Summary: The Bible commands us to be Hospitable Just as God has been hospitable to us.
Lighthouses of Prayer: Hospitality February 3, 2008
Review of Lighthouses of Prayer
On the first Sunday of the year, I introduced the idea of lighthouses of prayer. It comes from Luke chapter 10 where Jesus sends out the 72 Disciples to go into the villages around the country.
This is his commission: "When you enter a house, first say, ’Peace to this house.’ If the head of the house loves peace, your peace will rest on that house; if not, it will return to you. Stay there, eating and drinking whatever they give you, … Heal the sick who are there and tell them, ’The kingdom of God has come near to you.’
From this passage we receive a way to impact our neighbours for Jesus:
The Luke 10:1-9 The Model
5-6 - Bless Your Neighbours
“When you enter a house, first say, ’Peace to this house.”
Now we have taken this model and organized it so that it is something that you can do as part of your daily routine: we’ve suggested that you take the five houses on either side of you, and the 11 across the street and begin to pray blessing on each of them.

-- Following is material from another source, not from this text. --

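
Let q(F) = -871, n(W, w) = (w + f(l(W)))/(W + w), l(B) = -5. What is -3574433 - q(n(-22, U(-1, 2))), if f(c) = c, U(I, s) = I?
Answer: -3573562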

You can do this by walking up and down your street and blessing each house Or you can make blessing your neighbours part of your daily devotions, you could bless a neighbour as you bless your food…
7-8 Develop relationships with your neighbours.
“Stay there, eating and drinking whatever they give you”
9a - Pray for their needs
“Heal the sick who are there”
9b - Share the Gospel
“…and tell them, ’The kingdom of God has come near to you.”
From the first week’s sermon “Start off this new year with a focus on the people around us”
This is not just Ed Silvoso’s take on this passage, or a “new” evangelism strategy. I’ve been reading a book called “The Celtic Way of Evangelism” and Saint Patrick evangelized all of Ireland using the same method.
“Patrick’s entourage would have included a dozen or so people, including priests, seminarians, and two or three women. Upon arrival at a tribal settlement, Patrick would engage the king and other opinion leaders, hoping for conversion, or at least their clearance, to camp near the people and form into a community of faith adjacent to the tribal settlement. The “apostolic” team would meet the people, engage them in conversation and in ministry, and look for people who appeared receptive. They would pray for sick people, and for possessed people, and they would counsel people and mediate conflicts. On at least one occasion, Patrick blessed a river and prayed for the people to catch more fish. They would engage in some open-air speaking, probably employing parable, story, poetry, song, visual symbols, visual arts and, perhaps, drama to engage the Celtic people’s remarkable imaginations. Often, we think, Patrick would receive the people’s questions and then speak to those questions collectively.
The Apostolic band would welcome responsive people into their group fellowship to worship with them, pray with them, minister to them, converse with them, and break bread together. One band member or another would probably join with each responsive person to reach out to relatives and friends. The mission team typically spent weeks, or even months, as a ministering community of faith within the tribe. The church that emerged within the tribe would have been astonishingly indigenous.”